Can invite-only Clubhouse continue to pack its virtual rooms?

Does Clubhouse have staying power, or is it just a passing fad? The invite-only iPhone-only social audio app has started pulling in some big names including Tom Hanks, Tiffany Haddish, and, yes, even Mr. Facebook himself, Mark Zuckerberg. But do people have time for (or even want) another category of social media platform?

Launched in April 2020, just after the COVID-19 pandemic really took hold in the U.S., the app had just 1,000 users a month later. Now? At least 10 million people are signed on.

This week, Fortune tech writer Danielle Abril and senior editor Robert Hackett joined Michal Lev-Ram and Brian O’Keefe, the hosts of Fortune Brainstorm, a podcast about how technology is changing our lives, to discuss Clubhouse’s place in the social media landscape.

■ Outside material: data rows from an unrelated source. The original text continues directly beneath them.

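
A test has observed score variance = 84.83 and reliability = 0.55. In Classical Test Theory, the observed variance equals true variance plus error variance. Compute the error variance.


var_true = rxx * var_obs = 0.55 * 84.83 = 46.6565
var_error = var_obs - var_true
var_error = 84.83 - 46.6565
var_error = 38.1735

38.1735


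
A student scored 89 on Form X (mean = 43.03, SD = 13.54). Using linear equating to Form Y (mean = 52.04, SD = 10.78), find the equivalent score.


slope = SD_Y / SD_X = 10.78 / 13.54 ~ 0.7962
intercept = mean_Y - slope * mean_X = 52.04 - (10.78 / 13.54) * 43.03 ~ 17.7813
Y = slope * X + intercept. To avoid rounding drift from the rounded slope/intercept, evaluate the equivalent form Y = mean_Y + SD_Y * (X - mean_X) / SD_X at full precision:
Y = 52.04 + 10.78 * (89 - 43.03) / 13.54
Y = 52.04 + 10.78 * 45.97 / 13.54
Y = 52.04 + 495.5566 / 13.54
Y = 52.04 + 36.5995
Y = 88.6395

88.6395


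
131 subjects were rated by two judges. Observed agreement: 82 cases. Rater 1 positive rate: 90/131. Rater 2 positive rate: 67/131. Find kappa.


P_o = 82/131 = 0.625954
P_e = (90*67 + 41*64) / 17161 = 0.504283
kappa = (P_o - P_e) / (1 - P_e)
kappa = (0.625954 - 0.504283) / (1 - 0.504283)
kappa = 0.2454

0.2454


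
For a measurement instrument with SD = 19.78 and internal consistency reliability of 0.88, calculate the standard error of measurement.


SEM = SD * sqrt(1 - rxx)
SEM = 19.78 * sqrt(1 - 0.88)
SEM = 19.78 * sqrt(0.12) = 19.78 * 0.34641
SEM = 6.852

6.852


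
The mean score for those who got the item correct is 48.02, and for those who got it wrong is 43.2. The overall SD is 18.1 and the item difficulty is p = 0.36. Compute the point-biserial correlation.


q = 1 - p = 0.64
rpb = ((M1 - M0) / SD) * sqrt(p * q)
rpb = ((48.02 - 43.2) / 18.1) * sqrt(0.36 * 0.64)
rpb = 0.1278

0.1278


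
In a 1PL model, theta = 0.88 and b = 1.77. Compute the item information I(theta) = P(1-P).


P = 1/(1+exp(-(0.88-1.77))) = 0.2911
I = P*(1-P) = 0.2911 * 0.7089
I = 0.2064

0.2064


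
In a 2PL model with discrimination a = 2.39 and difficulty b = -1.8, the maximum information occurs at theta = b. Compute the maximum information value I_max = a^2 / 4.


For 2PL, max info at theta = b = -1.8
I_max = a^2 / 4 = 2.39^2 / 4
= 5.7121 / 4
I_max = 1.428

1.428


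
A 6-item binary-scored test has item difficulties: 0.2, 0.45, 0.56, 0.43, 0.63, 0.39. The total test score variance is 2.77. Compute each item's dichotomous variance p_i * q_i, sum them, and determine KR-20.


For each item, compute p_i * q_i:
  Item 1: 0.2 * 0.8 = 0.16
  Item 2: 0.45 * 0.55 = 0.2475
  Item 3: 0.56 * 0.44 = 0.2464
  Item 4: 0.43 * 0.57 = 0.2451
  Item 5: 0.63 * 0.37 = 0.2331
  Item 6: 0.39 * 0.61 = 0.2379
Sum(p_i * q_i) = 0.16 + 0.2475 + 0.2464 + 0.2451 + 0.2331 + 0.2379 = 1.37
KR-20 = (k/(k-1)) * (1 - Sum(p_i*q_i) / Var_total)
= (6/5) * (1 - 1.37/2.77)
= 1.2 * 0.5054
KR-20 = 0.6065

0.6065


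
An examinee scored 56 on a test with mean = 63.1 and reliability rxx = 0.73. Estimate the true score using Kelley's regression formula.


T_est = rxx * X + (1 - rxx) * mean
T_est = 0.73 * 56 + 0.27 * 63.1
T_est = 40.88 + 17.037
T_est = 57.917

57.917


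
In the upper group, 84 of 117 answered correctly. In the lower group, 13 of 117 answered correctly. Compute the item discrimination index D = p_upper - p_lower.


p_upper = 84/117 = 0.7179
p_lower = 13/117 = 0.1111
D = 0.7179 - 0.1111 = 0.6068

0.6068


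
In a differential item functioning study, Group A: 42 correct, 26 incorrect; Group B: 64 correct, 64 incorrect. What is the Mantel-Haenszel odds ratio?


Odds_A = 42/26 = 1.6154
Odds_B = 64/64 = 1.0
OR = Odds_A / Odds_B = 1.6154 / 1.0
Exactly, OR = (42 * 64) / (26 * 64) = 2688 / 1664
OR = 1.6154

1.6154


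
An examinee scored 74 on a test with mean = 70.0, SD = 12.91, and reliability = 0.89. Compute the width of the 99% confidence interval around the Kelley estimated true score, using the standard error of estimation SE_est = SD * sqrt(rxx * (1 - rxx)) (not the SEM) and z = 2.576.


True score estimate = 0.89*74 + 0.11*70.0 = 73.56
SE_est = SD * sqrt(rxx * (1 - rxx)) = 12.91 * sqrt(0.89 * 0.11) = 12.91 * sqrt(0.0979) = 4.039407
CI = T_est +/- z * SE_est, so width = 2 * z * SE_est = 2 * 2.576 * 4.039407
Width = 20.811

20.811


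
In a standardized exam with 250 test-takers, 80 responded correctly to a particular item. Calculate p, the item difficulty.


Item difficulty p = number correct / total examinees
p = 80 / 250
p = 0.32

0.32


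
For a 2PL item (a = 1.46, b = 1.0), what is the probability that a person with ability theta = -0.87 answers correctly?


a*(theta - b) = 1.46 * (-0.87 - 1.0) = -2.7302
exp(--2.7302) = 15.336
P = 1 / (1 + 15.336)
P = 0.0612

0.0612


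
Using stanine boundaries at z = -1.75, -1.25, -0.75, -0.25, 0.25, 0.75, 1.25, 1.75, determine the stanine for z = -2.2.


Stanine boundaries: [-1.75, -1.25, -0.75, -0.25, 0.25, 0.75, 1.25, 1.75]
z = -2.2
Check each boundary:
  z < -1.75
  z < -1.25
  z < -0.75
  z < -0.25
  z < 0.25
  z < 0.75
  z < 1.25
  z < 1.75
Highest qualifying boundary gives stanine = 1

1


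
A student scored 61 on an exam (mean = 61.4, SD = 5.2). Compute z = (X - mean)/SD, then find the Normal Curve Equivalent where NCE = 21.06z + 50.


z = (X - mean) / SD = (61 - 61.4) / 5.2
z = -0.4 / 5.2
z = -0.0769
NCE = NCE = 21.06z + 50
Carry z at full precision (z = -0.4 / 5.2) into the conversion:
NCE = 21.06 * (-0.4 / 5.2) + 50 = -8.424 / 5.2 + 50
NCE = -1.62 + 50
NCE = 48.38

48.38


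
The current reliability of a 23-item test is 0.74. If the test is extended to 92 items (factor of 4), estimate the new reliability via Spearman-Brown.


r_new = (n * rxx) / (1 + (n-1) * rxx)
r_new = (4 * 0.74) / (1 + 3 * 0.74)
r_new = 2.96 / 3.22
r_new = 0.9193

0.9193


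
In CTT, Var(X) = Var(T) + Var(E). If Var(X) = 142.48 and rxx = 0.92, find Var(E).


var_true = rxx * var_obs = 0.92 * 142.48 = 131.0816
var_error = var_obs - var_true
var_error = 142.48 - 131.0816
var_error = 11.3984

11.3984


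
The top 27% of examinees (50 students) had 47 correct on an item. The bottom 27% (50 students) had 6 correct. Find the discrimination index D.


p_upper = 47/50 = 0.94
p_lower = 6/50 = 0.12
D = 0.94 - 0.12 = 0.82

0.82


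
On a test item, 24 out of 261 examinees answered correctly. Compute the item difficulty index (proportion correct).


Item difficulty p = number correct / total examinees
p = 24 / 261
p = 0.092

0.092


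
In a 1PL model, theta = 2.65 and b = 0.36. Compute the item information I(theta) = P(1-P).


P = 1/(1+exp(-(2.65-0.36))) = 0.908
I = P*(1-P) = 0.908 * 0.092
I = 0.0835

0.0835


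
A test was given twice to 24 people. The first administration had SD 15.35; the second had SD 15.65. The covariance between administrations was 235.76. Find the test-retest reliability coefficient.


r = cov(X,Y) / (SD_X * SD_Y)
r = 235.76 / (15.35 * 15.65)
r = 235.76 / 240.2275
r = 0.9814

0.9814


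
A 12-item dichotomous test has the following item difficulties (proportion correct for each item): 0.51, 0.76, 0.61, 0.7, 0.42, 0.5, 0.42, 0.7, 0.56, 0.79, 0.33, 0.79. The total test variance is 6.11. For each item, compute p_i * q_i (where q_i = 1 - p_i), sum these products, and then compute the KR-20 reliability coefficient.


For each item, compute p_i * q_i:
  Item 1: 0.51 * 0.49 = 0.2499
  Item 2: 0.76 * 0.24 = 0.1824
  Item 3: 0.61 * 0.39 = 0.2379
  Item 4: 0.7 * 0.3 = 0.21
  Item 5: 0.42 * 0.58 = 0.2436
  Item 6: 0.5 * 0.5 = 0.25
  Item 7: 0.42 * 0.58 = 0.2436
  Item 8: 0.7 * 0.3 = 0.21
  Item 9: 0.56 * 0.44 = 0.2464
  Item 10: 0.79 * 0.21 = 0.1659
  Item 11: 0.33 * 0.67 = 0.2211
  Item 12: 0.79 * 0.21 = 0.1659
Sum(p_i * q_i) = 0.2499 + 0.1824 + 0.2379 + 0.21 + 0.2436 + 0.25 + 0.2436 + 0.21 + 0.2464 + 0.1659 + 0.2211 + 0.1659 = 2.6267
KR-20 = (k/(k-1)) * (1 - Sum(p_i*q_i) / Var_total)
= (12/11) * (1 - 2.6267/6.11)
= 1.0909 * 0.5701
KR-20 = 0.6219

0.6219


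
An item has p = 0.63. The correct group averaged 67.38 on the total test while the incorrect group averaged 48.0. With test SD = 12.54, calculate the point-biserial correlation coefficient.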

First, how does it work? “Think of it like an interactive podcast,” says Abril. “There are rooms that you can create to make it more like a presentation…And it’s very structured. And then there are rooms where it’s, ‘Let’s all jump in and just talk.’”

Conversations on the platform run the gamut from social justice to venture capital to the latest and greatest books and movies.

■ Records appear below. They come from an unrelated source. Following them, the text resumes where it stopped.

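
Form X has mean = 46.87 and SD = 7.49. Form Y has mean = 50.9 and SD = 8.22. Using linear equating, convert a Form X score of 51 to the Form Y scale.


slope = SD_Y / SD_X = 8.22 / 7.49 ~ 1.0975
intercept = mean_Y - slope * mean_X = 50.9 - (8.22 / 7.49) * 46.87 ~ -0.5381
Y = slope * X + intercept. To avoid rounding drift from the rounded slope/intercept, evaluate the equivalent form Y = mean_Y + SD_Y * (X - mean_X) / SD_X at full precision:
Y = 50.9 + 8.22 * (51 - 46.87) / 7.49
Y = 50.9 + 8.22 * 4.13 / 7.49
Y = 50.9 + 33.9486 / 7.49
Y = 50.9 + 4.5325
Y = 55.4325

55.4325


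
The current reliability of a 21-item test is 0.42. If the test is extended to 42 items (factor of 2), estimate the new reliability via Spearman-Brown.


r_new = (n * rxx) / (1 + (n-1) * rxx)
r_new = (2 * 0.42) / (1 + 1 * 0.42)
r_new = 0.84 / 1.42
r_new = 0.5915

0.5915


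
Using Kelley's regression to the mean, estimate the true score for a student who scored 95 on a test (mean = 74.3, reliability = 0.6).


T_est = rxx * X + (1 - rxx) * mean
T_est = 0.6 * 95 + 0.4 * 74.3
T_est = 57.0 + 29.72
T_est = 86.72

86.72


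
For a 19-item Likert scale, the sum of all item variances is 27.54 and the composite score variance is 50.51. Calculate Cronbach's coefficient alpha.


alpha = (k/(k-1)) * (1 - sum(si^2)/s_total^2)
= (19/18) * (1 - 27.54/50.51)
alpha = 0.48

0.48


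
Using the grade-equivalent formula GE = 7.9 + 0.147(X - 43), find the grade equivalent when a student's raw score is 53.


raw - median = 53 - 43 = 10
slope * diff = 0.147 * 10 = 1.47
GE = 7.9 + 1.47
GE = 9.37

9.37


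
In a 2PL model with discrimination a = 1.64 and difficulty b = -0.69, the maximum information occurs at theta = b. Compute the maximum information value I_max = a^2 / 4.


For 2PL, max info at theta = b = -0.69
I_max = a^2 / 4 = 1.64^2 / 4
= 2.6896 / 4
I_max = 0.6724

0.6724


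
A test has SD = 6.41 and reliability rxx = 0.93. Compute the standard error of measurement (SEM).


SEM = SD * sqrt(1 - rxx)
SEM = 6.41 * sqrt(1 - 0.93)
SEM = 6.41 * sqrt(0.07) = 6.41 * 0.264575
SEM = 1.6959

1.6959


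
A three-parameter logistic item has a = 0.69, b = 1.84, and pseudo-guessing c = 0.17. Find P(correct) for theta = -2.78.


logit = 0.69*(-2.78 - 1.84) = -3.1878
P* = 1/(1 + exp(--3.1878)) = 0.0396
P = 0.17 + (1 - 0.17) * 0.0396
P = 0.2029

0.2029


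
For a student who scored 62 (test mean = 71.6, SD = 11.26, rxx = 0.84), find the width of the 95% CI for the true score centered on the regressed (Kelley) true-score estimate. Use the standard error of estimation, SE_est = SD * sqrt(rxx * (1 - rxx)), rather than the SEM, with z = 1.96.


True score estimate = 0.84*62 + 0.16*71.6 = 63.536
SE_est = SD * sqrt(rxx * (1 - rxx)) = 11.26 * sqrt(0.84 * 0.16) = 11.26 * sqrt(0.1344) = 4.127984
CI = T_est +/- z * SE_est, so width = 2 * z * SE_est = 2 * 1.96 * 4.127984
Width = 16.1817

16.1817


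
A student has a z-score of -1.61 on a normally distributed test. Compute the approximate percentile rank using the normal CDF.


CDF(z) = 0.5 * (1 + erf(z/sqrt(2)))
erf(-1.1384) = -0.8926
CDF = 0.0537
Percentile rank = 0.0537 * 100 = 5.37

5.37


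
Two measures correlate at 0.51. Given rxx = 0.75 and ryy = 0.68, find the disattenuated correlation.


r_corrected = rxy / sqrt(rxx * ryy)
= 0.51 / sqrt(0.75 * 0.68)
= 0.51 / sqrt(0.51)
= 0.51 / 0.714143
r_corrected = 0.7141

0.7141


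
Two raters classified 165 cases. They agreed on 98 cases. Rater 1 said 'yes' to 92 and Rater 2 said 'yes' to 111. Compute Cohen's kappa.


P_o = 98/165 = 0.593939
P_e = (92*111 + 73*54) / 27225 = 0.51989
kappa = (P_o - P_e) / (1 - P_e)
kappa = (0.593939 - 0.51989) / (1 - 0.51989)
kappa = 0.1542

0.1542


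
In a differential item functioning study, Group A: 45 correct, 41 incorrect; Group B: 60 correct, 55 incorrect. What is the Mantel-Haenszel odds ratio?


Odds_A = 45/41 = 1.0976
Odds_B = 60/55 = 1.0909
OR = Odds_A / Odds_B = 1.0976 / 1.0909
Exactly, OR = (45 * 55) / (41 * 60) = 2475 / 2460
OR = 1.0061

1.0061


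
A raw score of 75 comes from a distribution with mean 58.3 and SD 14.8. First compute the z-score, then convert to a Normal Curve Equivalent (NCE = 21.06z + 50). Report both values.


z = (X - mean) / SD = (75 - 58.3) / 14.8
z = 16.7 / 14.8
z = 1.1284
NCE = NCE = 21.06z + 50
Carry z at full precision (z = 16.7 / 14.8) into the conversion:
NCE = 21.06 * (16.7 / 14.8) + 50 = 351.702 / 14.8 + 50
NCE = 23.7636 + 50
NCE = 73.7636

73.7636


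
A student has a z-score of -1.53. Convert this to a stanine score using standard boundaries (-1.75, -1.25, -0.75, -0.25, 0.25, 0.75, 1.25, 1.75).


Stanine boundaries: [-1.75, -1.25, -0.75, -0.25, 0.25, 0.75, 1.25, 1.75]
z = -1.53
Check each boundary:
  z >= -1.75 -> could be stanine 2
  z < -1.25
  z < -0.75
  z < -0.25
  z < 0.25
  z < 0.75
  z < 1.25
  z < 1.75
Highest qualifying boundary gives stanine = 2

2


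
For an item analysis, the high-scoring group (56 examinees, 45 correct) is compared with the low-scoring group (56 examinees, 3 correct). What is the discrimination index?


p_upper = 45/56 = 0.8036
p_lower = 3/56 = 0.0536
D = 0.8036 - 0.0536 = 0.75

0.75


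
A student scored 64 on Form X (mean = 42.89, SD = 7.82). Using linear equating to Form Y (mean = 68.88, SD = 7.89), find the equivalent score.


slope = SD_Y / SD_X = 7.89 / 7.82 ~ 1.009
intercept = mean_Y - slope * mean_X = 68.88 - (7.89 / 7.82) * 42.89 ~ 25.6061
Y = slope * X + intercept. To avoid rounding drift from the rounded slope/intercept, evaluate the equivalent form Y = mean_Y + SD_Y * (X - mean_X) / SD_X at full precision:
Y = 68.88 + 7.89 * (64 - 42.89) / 7.82
Y = 68.88 + 7.89 * 21.11 / 7.82
Y = 68.88 + 166.5579 / 7.82
Y = 68.88 + 21.299
Y = 90.179

90.179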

As for how useful the app is right now? “To be honest,” says Hackett, “I haven’t found a good way to know when the good conversations are happening. But…what’s good about it is the serendipity. You never know who is going to be there…And you often [hear] really good people speak.”

Later on the show, one of Clubhouse’s earliest members, Jon Sakoda, a founding partner of Decibel, a venture capital firm, joined the conversation.

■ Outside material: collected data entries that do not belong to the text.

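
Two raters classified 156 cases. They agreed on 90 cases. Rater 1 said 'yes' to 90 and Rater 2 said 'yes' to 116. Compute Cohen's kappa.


P_o = 90/156 = 0.576923
P_e = (90*116 + 66*40) / 24336 = 0.537475
kappa = (P_o - P_e) / (1 - P_e)
kappa = (0.576923 - 0.537475) / (1 - 0.537475)
kappa = 0.0853

0.0853


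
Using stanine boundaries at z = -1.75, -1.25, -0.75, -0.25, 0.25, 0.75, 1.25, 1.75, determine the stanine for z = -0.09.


Stanine boundaries: [-1.75, -1.25, -0.75, -0.25, 0.25, 0.75, 1.25, 1.75]
z = -0.09
Check each boundary:
  z >= -1.75 -> could be stanine 2
  z >= -1.25 -> could be stanine 3
  z >= -0.75 -> could be stanine 4
  z >= -0.25 -> could be stanine 5
  z < 0.25
  z < 0.75
  z < 1.25
  z < 1.75
Highest qualifying boundary gives stanine = 5

5


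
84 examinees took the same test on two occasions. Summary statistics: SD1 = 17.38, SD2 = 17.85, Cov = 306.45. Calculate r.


r = cov(X,Y) / (SD_X * SD_Y)
r = 306.45 / (17.38 * 17.85)
r = 306.45 / 310.233
r = 0.9878

0.9878


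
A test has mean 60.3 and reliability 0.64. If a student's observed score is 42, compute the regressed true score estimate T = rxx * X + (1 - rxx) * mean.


T_est = rxx * X + (1 - rxx) * mean
T_est = 0.64 * 42 + 0.36 * 60.3
T_est = 26.88 + 21.708
T_est = 48.588

48.588


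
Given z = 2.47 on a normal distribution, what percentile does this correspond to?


CDF(z) = 0.5 * (1 + erf(z/sqrt(2)))
erf(1.7466) = 0.9865
CDF = 0.9932
Percentile rank = 0.9932 * 100 = 99.32

99.32


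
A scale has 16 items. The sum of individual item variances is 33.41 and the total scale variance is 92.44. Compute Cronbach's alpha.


alpha = (k/(k-1)) * (1 - sum(si^2)/s_total^2)
= (16/15) * (1 - 33.41/92.44)
alpha = 0.6811

0.6811


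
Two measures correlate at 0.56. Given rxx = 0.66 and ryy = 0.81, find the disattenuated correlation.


r_corrected = rxy / sqrt(rxx * ryy)
= 0.56 / sqrt(0.66 * 0.81)
= 0.56 / sqrt(0.5346)
= 0.56 / 0.731163
r_corrected = 0.7659

0.7659


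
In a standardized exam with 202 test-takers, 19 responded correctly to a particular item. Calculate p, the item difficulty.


Item difficulty p = number correct / total examinees
p = 19 / 202
p = 0.0941

0.0941


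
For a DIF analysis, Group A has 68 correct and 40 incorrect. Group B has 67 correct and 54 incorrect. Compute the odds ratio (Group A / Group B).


Odds_A = 68/40 = 1.7
Odds_B = 67/54 = 1.2407
OR = Odds_A / Odds_B = 1.7 / 1.2407
Exactly, OR = (68 * 54) / (40 * 67) = 3672 / 2680
OR = 1.3701

1.3701


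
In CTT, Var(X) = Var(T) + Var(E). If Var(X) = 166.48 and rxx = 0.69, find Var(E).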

Sakoda says the mid-pandemic launch was perfect timing. “It was the social network that we needed at the time. We all needed a place to find friends online. We all needed a place to have ad hoc conversation and serendipity.”

Rounding out the show is Eliran Sapir, founder and CEO of Apptopia, which provides market intelligence for the mobile app industry.

If Clubhouse continues “to grow, then the next thing they need to crack is retention,” says Sapir. “And that’s where the verdict is still out.”